I’m actually kinda liking being able to go to the top of the comments and see the pic again. Substance abuse robbed me of my shirt-term memory and I’m afraid it’s never returned.
Why is there a goat next to me right now?
^ That would be short term. It also destroys one’s ability to type, apparently.
check one two three
oh fo sho
EDIT: And you may be wondering why no hot chick, only uberdouche, in this pic?
Of course, we’ll accept extra helpings of ass pear this Friday to help with the transition.
After Sindi’s girlfriends left the party, all she could think of doin’ wit’ da’ boys was setting up her camera atop Dad’s Lazy Boy for delayed shots… from 2am -5.
Mr. white, you could, go the foreign language route, say ginoo puti in filipino, or perhaps herra do senhor in portuguese. or you could go with any number of anagrams from he remits wit, to mesh wire tit, to theist we rim, to heir wet mist to wetter him is….
As a west coast bag hunter, all I can say is wow! I thought this was a mythical species, like sasquatch. But here is photographic evidence. Although hair samples were probably not collected due to ritual chest shaving and mane solidification.
We’re used to CHOAD overload around here; bring ’em on as long as you reward with AssPear on Friday.
seeing this pic when HCwDB is transitioning away from Blogger is like running over a small dead animal when you’re driving on 2 feet of mud.
but hey, you’ll become a very skilled driver.
Awwww. I’ll bet she thought she was the hot-chick-by-default.
This pic of the Scrote Mafia provides clear justification for the invention of Neutron weaponry.

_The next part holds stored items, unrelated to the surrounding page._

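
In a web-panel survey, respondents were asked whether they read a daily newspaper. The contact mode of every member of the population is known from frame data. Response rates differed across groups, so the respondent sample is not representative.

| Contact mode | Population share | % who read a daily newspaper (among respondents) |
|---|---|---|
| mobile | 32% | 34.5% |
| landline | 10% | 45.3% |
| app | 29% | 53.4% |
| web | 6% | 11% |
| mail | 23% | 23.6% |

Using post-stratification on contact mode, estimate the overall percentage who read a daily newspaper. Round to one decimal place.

Weight each group's respondent value by its population share:
  mobile: 0.32 × 34.5 = 11.04
  landline: 0.1 × 45.3 = 4.53
  app: 0.29 × 53.4 = 15.486
  web: 0.06 × 11 = 0.66
  mail: 0.23 × 23.6 = 5.428
Post-stratified estimate = 37.144 → 37.1%.

37.1%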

Re: Mr. White’s new handle – I would suggest a consultation with the oracle that is FLTYEETH. I think something like MJISTRE FUCCEN WHIET might be suitable.
@ TAFKA Mr. White
I have the perfect name: The Mentaculus
Hiya, i’ve been browsing around your site and it looks really good. I’m building a family blog and struggling to make it look good. How hard was it to make your home page? Could someone like me, a noob do this? I always wanna to create something like this. Just wanna let you know your home page seem broken when I browse using Blackberry.